Our founder Jules divulges how we’re working to overcome challenges as a start-up business in the midst of a global pandemic.
What would your advice be for entrepreneurs right now?
1. Prepare for the worst, but hope for the best
As soon as COVID-19 broke out in February, I sat down with our COO and Head of Finance and together we built a contingency plan following a variation of scenarios. At the time, we had no idea of the magnitude of the lockdown, but one of the scenarios we considered early on accounted for the shutdown of all physical retailers—which of course was then realised. It’s also helpful to understand what government help is available.
2. Focus on sustainability rather than top line growth
For the majority of us, this isn’t a time for growth—it's a time for survival. Many small businesses like ours may not survive the next 12 months. All marketing initiatives should be focused on high ROI activities. You need to make sure every dollar is making you a dollar. At this stage, we have no idea of the economic hit we are all going to have to endure, so regardless of your cash position, you should be focused on controlling your cash. For us, we do this by increasing our retention, better servicing the customers, and not overspending on any activity which will not materialise into revenue.
3. Look after your team
Culture initiatives like workout classes, quizzes and daily meetings with the camera on! It’s good for human connection. Create an environment where people feel comfortable to be open about their mental health or struggles. This is a testing time for everyone; we will all have our down days. Normalise them. A healthy team produces better, more meaningful work.
What tools do you think are most important to allow small businesses to survive or thrive during this?
Slack is great for keeping in touch throughout the day, Zoom (camera on!) for team meetings and Databox is a great platform designed to create dashboards. This way, we are able to monitor everything including daily traffic to the site, transactions per channel, our conversion rate and marketing spend ROI. These are all metrics we track daily either way, but something I motivate everyone to do during these unpredictable times.
What was the biggest challenge you faced in launching The Nue Co.?
Retaining clarity of thought. The bigger you get, the more capital you raise, and the more opinions you have to welcome into your thought process. It’s important to have a vision, and see it through. I’m not saying you need to be close-minded—after all, I’ve always raised capital to strengthen my team and further my knowledge—however, you need to have conviction and confidence in your decisions.
What has remote working taught you?
Routine is necessary and communication is key. It is also possible to apply a hard stop at 7pm. I’ve definitely been late on some deadlines, but it’s not a life or death situation. Prior to the lockdown, I often worked in the office until 8pm, then continued to work from bed until midnight. I was starting to develop migraines simply due to the hours I was working.
How do you stay focused while working at home?
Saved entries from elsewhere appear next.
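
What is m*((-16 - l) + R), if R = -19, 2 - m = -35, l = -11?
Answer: -888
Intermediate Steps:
m = 37 (m = 2 - 1*(-35) = 2 + 35 = 37)
m*((-16 - l) + R) = 37*((-16 - 1*(-11)) - 19) = 37*((-16 + 11) - 19) = 37*(-5 - 19) = 37*(-24) = -888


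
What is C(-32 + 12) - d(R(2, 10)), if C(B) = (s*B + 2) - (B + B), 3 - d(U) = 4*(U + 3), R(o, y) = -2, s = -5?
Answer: 143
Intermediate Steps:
d(U) = -9 - 4*U (d(U) = 3 - 4*(U + 3) = 3 - 4*(3 + U) = 3 - (12 + 4*U) = 3 + (-12 - 4*U) = -9 - 4*U)
C(B) = 2 - 7*B (C(B) = (-5*B + 2) - (B + B) = (2 - 5*B) - 2*B = 2 - 7*B)
C(-32 + 12) - d(R(2, 10)) = (2 - 7*(-32 + 12)) - (-9 - 4*(-2)) = (2 - 7*(-20)) - (-9 + 8) = (2 + 140) - 1*(-1) = 142 + 1 = 143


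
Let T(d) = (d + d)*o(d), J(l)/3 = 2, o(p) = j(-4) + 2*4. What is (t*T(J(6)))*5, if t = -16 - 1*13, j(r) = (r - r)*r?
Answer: -13920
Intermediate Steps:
j(r) = 0 (j(r) = 0*r = 0)
o(p) = 8 (o(p) = 0 + 2*4 = 0 + 8 = 8)
J(l) = 6 (J(l) = 3*2 = 6)
T(d) = 16*d (T(d) = (d + d)*8 = (2*d)*8 = 16*d)
t = -29 (t = -16 - 13 = -29)
(t*T(J(6)))*5 = -464*6*5 = -29*96*5 = -2784*5 = -13920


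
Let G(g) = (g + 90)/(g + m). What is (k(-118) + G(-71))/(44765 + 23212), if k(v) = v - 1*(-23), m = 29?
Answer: -4009/2855034 ≈ -0.0014042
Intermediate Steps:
k(v) = 23 + v (k(v) = v + 23 = 23 + v)
G(g) = (90 + g)/(29 + g) (G(g) = (g + 90)/(g + 29) = (90 + g)/(29 + g))
(k(-118) + G(-71))/(44765 + 23212) = ((23 - 118) + (90 - 71)/(29 - 71))/(44765 + 23212) = (-95 + 19/(-42))/67977 = (-95 - 1/42*19)*(1/67977) = (-95 - 19/42)*(1/67977) = -4009/42*1/67977 = -4009/2855034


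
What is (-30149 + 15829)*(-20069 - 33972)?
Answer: 773867120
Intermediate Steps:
(-30149 + 15829)*(-20069 - 33972) = -14320*(-54041) = 773867120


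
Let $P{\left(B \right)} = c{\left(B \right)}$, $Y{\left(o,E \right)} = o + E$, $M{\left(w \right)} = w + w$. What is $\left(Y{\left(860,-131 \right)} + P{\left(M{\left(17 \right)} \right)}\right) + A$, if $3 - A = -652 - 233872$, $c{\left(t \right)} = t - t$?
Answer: $235256$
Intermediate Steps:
$M{\left(w \right)} = 2 w$
$c{\left(t \right)} = 0$
$Y{\left(o,E \right)} = E + o$
$P{\left(B \right)} = 0$
$A = 234527$ ($A = 3 - \left(-652 - 233872\right) = 3 - -234524 = 3 + 234524 = 234527$)
$\left(Y{\left(860,-131 \right)} + P{\left(M{\left(17 \right)} \right)}\right) + A = \left(\left(-131 + 860\right) + 0\right) + 234527 = \left(729 + 0\right) + 234527 = 729 + 234527 = 235256$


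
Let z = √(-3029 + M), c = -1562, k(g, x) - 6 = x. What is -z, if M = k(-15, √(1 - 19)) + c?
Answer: -√(-4585 + 3*I*√2) ≈ -0.031328 - 67.713*I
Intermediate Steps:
k(g, x) = 6 + x
M = -1556 + 3*I*√2 (M = (6 + √(1 - 19)) - 1562 = (6 + √(-18)) - 1562 = (6 + 3*I*√2) - 1562 = -1556 + 3*I*√2 ≈ -1556.0 + 4.2426*I)
z = √(-4585 + 3*I*√2) (z = √(-3029 + (-1556 + 3*I*√2)) = √(-4585 + 3*I*√2) ≈ 0.0313 + 67.713*I)
-z = -√(-4585 + 3*I*√2)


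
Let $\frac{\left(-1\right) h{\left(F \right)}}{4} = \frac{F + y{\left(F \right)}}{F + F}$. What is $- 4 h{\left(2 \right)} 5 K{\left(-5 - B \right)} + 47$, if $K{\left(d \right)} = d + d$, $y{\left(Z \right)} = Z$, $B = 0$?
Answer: $-753$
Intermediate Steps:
$h{\left(F \right)} = -4$ ($h{\left(F \right)} = - 4 \frac{F + F}{F + F} = - 4 \frac{2 F}{2 F} = - 4 \cdot 2 F \frac{1}{2 F} = \left(-4\right) 1 = -4$)
$K{\left(d \right)} = 2 d$
$- 4 h{\left(2 \right)} 5 K{\left(-5 - B \right)} + 47 = \left(-4\right) \left(-4\right) 5 \cdot 2 \left(-5 - 0\right) + 47 = 16 \cdot 5 \cdot 2 \left(-5 + 0\right) + 47 = 80 \cdot 2 \left(-5\right) + 47 = 80 \left(-10\right) + 47 = -800 + 47 = -753$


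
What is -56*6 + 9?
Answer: -327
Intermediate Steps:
-56*6 + 9 = -336 + 9 = -327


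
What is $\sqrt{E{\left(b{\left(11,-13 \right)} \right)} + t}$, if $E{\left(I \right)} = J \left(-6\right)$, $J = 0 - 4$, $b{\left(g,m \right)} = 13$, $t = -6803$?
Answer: $i \sqrt{6779} \approx 82.335 i$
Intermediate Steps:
$J = -4$ ($J = 0 - 4 = -4$)
$E{\left(I \right)} = 24$ ($E{\left(I \right)} = \left(-4\right) \left(-6\right) = 24$)
$\sqrt{E{\left(b{\left(11,-13 \right)} \right)} + t} = \sqrt{24 - 6803} = \sqrt{-6779} = i \sqrt{6779}$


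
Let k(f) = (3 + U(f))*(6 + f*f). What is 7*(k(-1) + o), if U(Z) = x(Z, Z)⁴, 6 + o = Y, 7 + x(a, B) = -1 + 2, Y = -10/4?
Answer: 127183/2 ≈ 63592.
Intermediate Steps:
Y = -5/2 (Y = -10*¼ = -5/2 ≈ -2.5000)
x(a, B) = -6 (x(a, B) = -7 + (-1 + 2) = -7 + 1 = -6)
o = -17/2 (o = -6 - 5/2 = -17/2 ≈ -8.5000)
U(Z) = 1296 (U(Z) = (-6)⁴ = 1296)
k(f) = 7794 + 1299*f² (k(f) = (3 + 1296)*(6 + f*f) = 1299*(6 + f²) = 7794 + 1299*f²)
7*(k(-1) + o) = 7*((7794 + 1299*(-1)²) - 17/2) = 7*((7794 + 1299*1) - 17/2) = 7*((7794 + 1299) - 17/2) = 7*(9093 - 17/2) = 7*(18169/2) = 127183/2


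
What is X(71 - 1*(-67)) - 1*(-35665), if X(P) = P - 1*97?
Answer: 35706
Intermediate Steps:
X(P) = -97 + P (X(P) = P - 97 = -97 + P)
X(71 - 1*(-67)) - 1*(-35665) = (-97 + (71 - 1*(-67))) - 1*(-35665) = (-97 + (71 + 67)) + 35665 = (-97 + 138) + 35665 = 41 + 35665 = 35706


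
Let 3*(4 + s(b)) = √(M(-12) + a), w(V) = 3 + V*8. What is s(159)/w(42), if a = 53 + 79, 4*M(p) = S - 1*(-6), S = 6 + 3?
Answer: -4/339 + √543/2034 ≈ -0.00034299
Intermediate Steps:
S = 9
M(p) = 15/4 (M(p) = (9 - 1*(-6))/4 = (9 + 6)/4 = (¼)*15 = 15/4)
w(V) = 3 + 8*V
a = 132
s(b) = -4 + √543/6 (s(b) = -4 + √(15/4 + 132)/3 = -4 + √(543/4)/3 = -4 + (√543/2)/3 = -4 + √543/6)
s(159)/w(42) = (-4 + √543/6)/(3 + 8*42) = (-4 + √543/6)/(3 + 336) = (-4 + √543/6)/339 = (-4 + √543/6)*(1/339) = -4/339 + √543/2034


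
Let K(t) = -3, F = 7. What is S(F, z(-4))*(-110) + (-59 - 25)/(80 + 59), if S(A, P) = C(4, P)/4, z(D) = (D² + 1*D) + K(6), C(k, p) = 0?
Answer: -84/139 ≈ -0.60432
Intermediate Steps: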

I have my first cup of coffee in the morning (an oat milk cappuccino) with 2x capsules of NOOTRO-FOCUS, a supplement designed to heighten mental clarity and sharpen your focus with both immediate and long-term results. I’m at my desk for 8/8.30am. After catching up with emails, I’m ready to dial in with the team for our 9am kick-off meeting, which we’ve held every day since working remotely. It’s a great way to be able to say hi to the team, and keep myself and everyone on a standard schedule.
What motivates you?
Creating something new; I love innovation, whether its a brand campaign or working on a new formulation. I love that I’m in the business of making people feel better—it’s so rewarding. Of course, my team and my investors too. I love watching people grow with the company. I love that they make me a better leader in the process.
How has the coronavirus pandemic affected your business?
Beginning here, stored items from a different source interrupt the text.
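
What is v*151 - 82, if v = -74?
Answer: -11256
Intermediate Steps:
v*151 - 82 = -74*151 - 82 = -11174 - 82 = -11256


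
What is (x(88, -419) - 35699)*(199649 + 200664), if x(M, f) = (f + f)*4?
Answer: -15632622963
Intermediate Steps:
x(M, f) = 8*f (x(M, f) = (2*f)*4 = 8*f)
(x(88, -419) - 35699)*(199649 + 200664) = (8*(-419) - 35699)*(199649 + 200664) = (-3352 - 35699)*400313 = -39051*400313 = -15632622963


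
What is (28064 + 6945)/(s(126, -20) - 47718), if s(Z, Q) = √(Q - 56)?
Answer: -835279731/1138503800 - 35009*I*√19/1138503800 ≈ -0.73366 - 0.00013404*I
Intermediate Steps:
s(Z, Q) = √(-56 + Q)
(28064 + 6945)/(s(126, -20) - 47718) = (28064 + 6945)/(√(-56 - 20) - 47718) = 35009/(√(-76) - 47718) = 35009/(2*I*√19 - 47718) = 35009/(-47718 + 2*I*√19)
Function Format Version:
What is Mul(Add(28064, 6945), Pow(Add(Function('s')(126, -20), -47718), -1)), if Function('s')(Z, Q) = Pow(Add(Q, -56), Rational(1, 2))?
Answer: Add(Rational(-835279731, 1138503800), Mul(Rational(-35009, 1138503800), I, Pow(19, Rational(1, 2)))) ≈ Add(-0.73366, Mul(-0.00013404, I))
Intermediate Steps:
Function('s')(Z, Q) = Pow(Add(-56, Q), Rational(1, 2))
Mul(Add(28064, 6945), Pow(Add(Function('s')(126, -20), -47718), -1)) = Mul(Add(28064, 6945), Pow(Add(Pow(Add(-56, -20), Rational(1, 2)), -47718), -1)) = Mul(35009, Pow(Add(Pow(-76, Rational(1, 2)), -47718), -1)) = Mul(35009, Pow(Add(Mul(2, I, Pow(19, Rational(1, 2))), -47718), -1)) = Mul(35009, Pow(Add(-47718, Mul(2, I, Pow(19, Rational(1, 2)))), -1))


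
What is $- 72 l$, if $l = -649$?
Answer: $46728$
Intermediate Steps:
$- 72 l = \left(-72\right) \left(-649\right) = 46728$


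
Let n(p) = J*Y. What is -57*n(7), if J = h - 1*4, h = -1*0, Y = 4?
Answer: 912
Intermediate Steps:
h = 0
J = -4 (J = 0 - 1*4 = 0 - 4 = -4)
n(p) = -16 (n(p) = -4*4 = -16)
-57*n(7) = -57*(-16) = 912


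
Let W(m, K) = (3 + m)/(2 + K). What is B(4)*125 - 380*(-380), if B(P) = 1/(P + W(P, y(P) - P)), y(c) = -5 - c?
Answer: 5344175/37 ≈ 1.4444e+5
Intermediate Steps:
W(m, K) = (3 + m)/(2 + K)
B(P) = 1/(P + (3 + P)/(-3 - 2*P)) (B(P) = 1/(P + (3 + P)/(2 + ((-5 - P) - P))) = 1/(P + (3 + P)/(2 + (-5 - 2*P))) = 1/(P + (3 + P)/(-3 - 2*P)))
B(4)*125 - 380*(-380) = ((3 + 2*4)/(-3 - 1*4 + 4*(3 + 2*4)))*125 - 380*(-380) = ((3 + 8)/(-3 - 4 + 4*(3 + 8)))*125 + 144400 = (11/(-3 - 4 + 4*11))*125 + 144400 = (11/(-3 - 4 + 44))*125 + 144400 = (11/37)*125 + 144400 = 1375/37 + 144400 = 5344175/37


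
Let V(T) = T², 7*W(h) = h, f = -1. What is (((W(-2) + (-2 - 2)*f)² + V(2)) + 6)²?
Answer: 1359556/2401 ≈ 566.25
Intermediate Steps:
W(h) = h/7
(((W(-2) + (-2 - 2)*f)² + V(2)) + 6)² = ((((⅐)*(-2) + (-2 - 2)*(-1))² + 2²) + 6)² = (((-2/7 - 4*(-1))² + 4) + 6)² = (((-2/7 + 4)² + 4) + 6)² = (((26/7)² + 4) + 6)² = ((676/49 + 4) + 6)² = (872/49 + 6)² = (1166/49)² = 1359556/2401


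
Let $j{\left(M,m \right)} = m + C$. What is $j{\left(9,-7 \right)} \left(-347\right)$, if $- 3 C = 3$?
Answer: $2776$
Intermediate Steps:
$C = -1$ ($C = \left(- \frac{1}{3}\right) 3 = -1$)
$j{\left(M,m \right)} = -1 + m$ ($j{\left(M,m \right)} = m - 1 = -1 + m$)
$j{\left(9,-7 \right)} \left(-347\right) = \left(-1 - 7\right) \left(-347\right) = \left(-8\right) \left(-347\right) = 2776$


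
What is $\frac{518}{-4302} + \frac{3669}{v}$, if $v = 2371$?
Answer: $\frac{7277930}{5100021} \approx 1.427$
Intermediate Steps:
$\frac{518}{-4302} + \frac{3669}{v} = \frac{518}{-4302} + \frac{3669}{2371} = 518 \left(- \frac{1}{4302}\right) + 3669 \cdot \frac{1}{2371} = - \frac{259}{2151} + \frac{3669}{2371} = \frac{7277930}{5100021}$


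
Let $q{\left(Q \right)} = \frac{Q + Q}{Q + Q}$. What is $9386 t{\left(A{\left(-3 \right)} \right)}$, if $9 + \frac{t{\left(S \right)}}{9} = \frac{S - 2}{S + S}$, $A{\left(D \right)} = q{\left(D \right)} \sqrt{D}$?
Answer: $-718029 + 28158 i \sqrt{3} \approx -7.1803 \cdot 10^{5} + 48771.0 i$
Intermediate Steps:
$q{\left(Q \right)} = 1$ ($q{\left(Q \right)} = \frac{2 Q}{2 Q} = 2 Q \frac{1}{2 Q} = 1$)
$A{\left(D \right)} = \sqrt{D}$ ($A{\left(D \right)} = 1 \sqrt{D} = \sqrt{D}$)
$t{\left(S \right)} = -81 + \frac{9 \left(-2 + S\right)}{2 S}$ ($t{\left(S \right)} = -81 + 9 \frac{S - 2}{S + S} = -81 + 9 \frac{-2 + S}{2 S} = -81 + \frac{9 \left(-2 + S\right)}{2 S}$)
$9386 t{\left(A{\left(-3 \right)} \right)} = 9386 \left(- \frac{153}{2} - \frac{9}{\sqrt{-3}}\right) = 9386 \left(- \frac{153}{2} - \frac{9}{i \sqrt{3}}\right) = 9386 \left(- \frac{153}{2} - 9 \left(- \frac{i \sqrt{3}}{3}\right)\right) = 9386 \left(- \frac{153}{2} + 3 i \sqrt{3}\right) = -718029 + 28158 i \sqrt{3}$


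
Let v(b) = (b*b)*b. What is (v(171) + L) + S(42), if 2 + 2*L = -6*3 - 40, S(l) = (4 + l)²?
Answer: 5002297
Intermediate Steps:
v(b) = b³ (v(b) = b²*b = b³)
L = -30 (L = -1 + (-6*3 - 40)/2 = -1 + (-18 - 40)/2 = -1 + (½)*(-58) = -1 - 29 = -30)
(v(171) + L) + S(42) = (171³ - 30) + (4 + 42)² = (5000211 - 30) + 46² = 5000181 + 2116 = 5002297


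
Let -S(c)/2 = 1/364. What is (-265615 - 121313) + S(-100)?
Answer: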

The biggest challenge has been managing our supply chain. With most of our packaging coming from Italy (they produce the best quality pharmaceutical-grade glass we could find!), we’ve had to find ways to simplify our supply chain.
This, of course, is only a good thing. It forces us to think more locally, which is a more sustainable way to manage your operations.
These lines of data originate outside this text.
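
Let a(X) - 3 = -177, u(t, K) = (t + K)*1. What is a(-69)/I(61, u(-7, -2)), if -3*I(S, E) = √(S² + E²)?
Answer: 261*√3802/1901 ≈ 8.4657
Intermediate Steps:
u(t, K) = K + t (u(t, K) = (K + t)*1 = K + t)
a(X) = -174 (a(X) = 3 - 177 = -174)
I(S, E) = -√(E² + S²)/3 (I(S, E) = -√(S² + E²)/3 = -√(E² + S²)/3)
a(-69)/I(61, u(-7, -2)) = -174*(-3/√((-2 - 7)² + 61²)) = -174*(-3/√((-9)² + 3721)) = -174*(-3/√(81 + 3721)) = -174*(-3*√3802/3802) = -(-261)*√3802/1901 = 261*√3802/1901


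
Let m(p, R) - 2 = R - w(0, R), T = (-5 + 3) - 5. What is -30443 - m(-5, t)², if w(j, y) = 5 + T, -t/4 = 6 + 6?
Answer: -32379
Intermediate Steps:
T = -7 (T = -2 - 5 = -7)
t = -48 (t = -4*(6 + 6) = -4*12 = -48)
w(j, y) = -2 (w(j, y) = 5 - 7 = -2)
m(p, R) = 4 + R (m(p, R) = 2 + (R - 1*(-2)) = 2 + (R + 2) = 2 + (2 + R) = 4 + R)
-30443 - m(-5, t)² = -30443 - (4 - 48)² = -30443 - 1*(-44)² = -30443 - 1*1936 = -30443 - 1936 = -32379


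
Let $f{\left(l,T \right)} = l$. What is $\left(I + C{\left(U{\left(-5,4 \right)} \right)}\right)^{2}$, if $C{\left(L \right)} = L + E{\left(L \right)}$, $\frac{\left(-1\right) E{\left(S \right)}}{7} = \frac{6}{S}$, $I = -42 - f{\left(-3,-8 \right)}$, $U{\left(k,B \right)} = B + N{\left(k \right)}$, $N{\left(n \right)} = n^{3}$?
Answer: $\frac{373185124}{14641} \approx 25489.0$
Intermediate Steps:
$U{\left(k,B \right)} = B + k^{3}$
$I = -39$ ($I = -42 - -3 = -42 + 3 = -39$)
$E{\left(S \right)} = - \frac{42}{S}$ ($E{\left(S \right)} = - 7 \frac{6}{S} = - \frac{42}{S}$)
$C{\left(L \right)} = L - \frac{42}{L}$
$\left(I + C{\left(U{\left(-5,4 \right)} \right)}\right)^{2} = \left(-39 - \left(-4 + 125 + \frac{42}{4 + \left(-5\right)^{3}}\right)\right)^{2} = \left(-39 + \left(\left(4 - 125\right) - \frac{42}{4 - 125}\right)\right)^{2} = \left(-39 - \left(121 + \frac{42}{-121}\right)\right)^{2} = \left(-39 - \frac{14599}{121}\right)^{2} = \left(- \frac{19318}{121}\right)^{2} = \frac{373185124}{14641}$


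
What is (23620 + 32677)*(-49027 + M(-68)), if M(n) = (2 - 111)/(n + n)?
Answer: -375363794211/136 ≈ -2.7600e+9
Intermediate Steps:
M(n) = -109/(2*n) (M(n) = -109*1/(2*n) = -109/(2*n))
(23620 + 32677)*(-49027 + M(-68)) = (23620 + 32677)*(-49027 - 109/2/(-68)) = 56297*(-49027 - 109/2*(-1/68)) = 56297*(-49027 + 109/136) = 56297*(-6667563/136) = -375363794211/136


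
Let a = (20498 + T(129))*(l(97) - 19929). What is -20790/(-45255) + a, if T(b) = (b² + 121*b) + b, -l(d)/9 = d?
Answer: -474077309376/431 ≈ -1.0999e+9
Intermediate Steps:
l(d) = -9*d
T(b) = b² + 122*b
a = -1099947354 (a = (20498 + 129*(122 + 129))*(-9*97 - 19929) = (20498 + 129*251)*(-873 - 19929) = (20498 + 32379)*(-20802) = 52877*(-20802) = -1099947354)
-20790/(-45255) + a = -20790/(-45255) - 1099947354 = -20790*(-1/45255) - 1099947354 = 198/431 - 1099947354 = -474077309376/431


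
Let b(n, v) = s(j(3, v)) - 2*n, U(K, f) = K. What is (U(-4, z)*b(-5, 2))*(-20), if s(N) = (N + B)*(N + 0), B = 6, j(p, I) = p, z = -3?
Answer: 2960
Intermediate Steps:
s(N) = N*(6 + N) (s(N) = (N + 6)*(N + 0) = (6 + N)*N = N*(6 + N))
b(n, v) = 27 - 2*n (b(n, v) = 3*(6 + 3) - 2*n = 3*9 - 2*n = 27 - 2*n)
(U(-4, z)*b(-5, 2))*(-20) = -4*(27 - 2*(-5))*(-20) = -4*(27 + 10)*(-20) = -4*37*(-20) = -148*(-20) = 2960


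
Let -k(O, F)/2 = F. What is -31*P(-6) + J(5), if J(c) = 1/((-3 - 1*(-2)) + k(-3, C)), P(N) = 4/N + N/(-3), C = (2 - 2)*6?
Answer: -127/3 ≈ -42.333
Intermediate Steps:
C = 0 (C = 0*6 = 0)
k(O, F) = -2*F
P(N) = 4/N - N/3 (P(N) = 4/N + N*(-⅓) = 4/N - N/3)
J(c) = -1 (J(c) = 1/((-3 - 1*(-2)) - 2*0) = 1/((-3 + 2) + 0) = 1/(-1 + 0) = 1/(-1) = -1)
-31*P(-6) + J(5) = -31*(4/(-6) - ⅓*(-6)) - 1 = -31*(4*(-⅙) + 2) - 1 = -31*(-⅔ + 2) - 1 = -31*4/3 - 1 = -124/3 - 1 = -127/3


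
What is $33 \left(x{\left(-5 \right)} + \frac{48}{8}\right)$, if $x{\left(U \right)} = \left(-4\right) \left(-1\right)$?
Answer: $330$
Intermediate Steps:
$x{\left(U \right)} = 4$
$33 \left(x{\left(-5 \right)} + \frac{48}{8}\right) = 33 \left(4 + \frac{48}{8}\right) = 33 \left(4 + 48 \cdot \frac{1}{8}\right) = 33 \left(4 + 6\right) = 33 \cdot 10 = 330$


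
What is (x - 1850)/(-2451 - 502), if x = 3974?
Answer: -2124/2953 ≈ -0.71927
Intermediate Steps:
(x - 1850)/(-2451 - 502) = (3974 - 1850)/(-2451 - 502) = 2124/(-2953) = 2124*(-1/2953) = -2124/2953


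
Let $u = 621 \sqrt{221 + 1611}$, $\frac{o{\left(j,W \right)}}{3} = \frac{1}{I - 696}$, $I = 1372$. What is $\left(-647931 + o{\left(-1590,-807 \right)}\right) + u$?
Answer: $- \frac{438001353}{676} + 1242 \sqrt{458} \approx -6.2135 \cdot 10^{5}$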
What technology are you finding the most useful, professionally and personally?
One of my go-to apps is Keynote. The presentation is really clear, simple and you can customize the layout—I use it a lot when I draft my pitches. I also use Google Calendar, Slack for all company communications, and Monday for our team to organize, track, and manage tasks. The Reminders app is also helpful for anything on my to-do list.
Do you have a motto that you apply to business?
Do what makes you happy! In the past three years, I’ve learnt first-hand of the sacrifices that most entrepreneurs make. They are rarely talked about since we’re privileged in so many ways, but almost every entrepreneur I know becomes isolated to some degree. Putting every shred of energy and effort into your business often means that you have very little left for your friends, family and yourself. The highs are so high but the lows are so low that you have to truly love what you are doing in order to get through.